Sure, time differences might be a bit cumbersome, but timezones have a name and can be converted from one to another. Also, most digital calendars (for meetings, etc) have timezone support and work perfectly fine when involving people from multiple timezones. To find a good moment to meet, you will still have to keep the time difference in mind, but in the current system you can at least take it into account just by looking at the time difference.

[–] [email protected] -2 points 10 months ago (1 children)

you would have to look up in a different system what the business hours are in another country

Don't you need to do this anyways? Different businesses open at different times. Different people work at different times. In some countries restaurants and shops tend to open relatively later and in some they open relatively earlier.

Really it just saves a step. From:

  1. It is 12:00 here.
  2. Is is 9:00 there.
  3. Do they open at 9?

To:

  1. Is is 12:00 here.
  2. Do they open at 12?

Sure, step 3 can often be guessed. (It is highly likely that a business is open at 14:00 local time) But you still need to look up an exact number to convert from local time to target time. So instead you just look up when they open (or what time businesses are usually open in that place).

[–] [email protected] 5 points 10 months ago (1 children)

Sure, but roughly speaking you know that 14:00 local time is probably okay for a business call, whereas 2:00 local time is probably not. You can get that information in a standardized way and the minor deviations due to local preferences and culture can be looked up or learned if needed. In contrast, with the other system there is no standard way of getting that information, except for using a search engine, Wikipedia, etc. The information not encoded anymore in the time zone, because there is no timezone.

Also, consider this: every software program would have to interpret per country what “tomorrow” means. I mean, when I’m postponing something with a button until tomorrow morning, I sure want to sleep in between. I don’t want tomorrow morning to be whenever it’s 8:00 hours in my country, which can be right after dinner. That means yet again that we need to have a separate source giving us the context of what the local time means, which is already encoded in the current system with time zones.

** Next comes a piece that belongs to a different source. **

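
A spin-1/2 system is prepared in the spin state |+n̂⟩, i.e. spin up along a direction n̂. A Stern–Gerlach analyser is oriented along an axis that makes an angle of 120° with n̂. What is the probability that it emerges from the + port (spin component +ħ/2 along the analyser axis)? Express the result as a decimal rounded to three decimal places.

0.250

For spin-½, the probability of finding spin-up along an axis at angle θ to the initial spin direction is cos²(θ/2); spin-down is sin²(θ/2).
θ = 120°, so P = cos²(60°) ≈ 0.250.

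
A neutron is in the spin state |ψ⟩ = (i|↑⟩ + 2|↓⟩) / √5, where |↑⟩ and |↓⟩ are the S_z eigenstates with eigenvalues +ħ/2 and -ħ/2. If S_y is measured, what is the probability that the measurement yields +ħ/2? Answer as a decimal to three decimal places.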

Not to mention the fact that it’s plain weird to go to a new calendar day in the middle of the day. “Let’s meet the 2nd of January!” That date could span an afternoon, the night and the morning after. That feels just plain weird and is not compatible with how we’re used to treat time. Which country will get the luxury of having midnight when it’s actually night?

[–] [email protected] -4 points 10 months ago

I don't think we would entirely remove the concept of a timezone. Your computer would likely have some sort of proxy for "day time". Likely even some time offset from a reference. You would just talk in term of global time. But when you snooze an email "until tomorrow" your email client would still have some notion of "when I start work tomorrow" is.

I think you are sort of assuming that we will just be transported into this new world. But you have to account for the fact that language would adapt. With this mindset every change is a bad one. I agree that the transition would be incredibly painful. So painful that it almost certainly isn't worth it. But that doesn't mean that the other system is worse. It can be better, but too different to be worth adopting it.

Let’s meet the 2nd of January!

I agree that this is probably the biggest issue. It would take a lot of getting used to. But I'm sure that our language would adapt. And if this is the biggest problem I will take it over not knowing what times people are talking about any day of the week.

[–] [email protected] 12 points 10 months ago* (last edited 10 months ago)

We do (known as Zulu/Military time, Greenwich Mean Time, or Universal Time Coordinated) but it's not convenient for the average person to use locally, so almost everyone defaults to whatever their time zone is.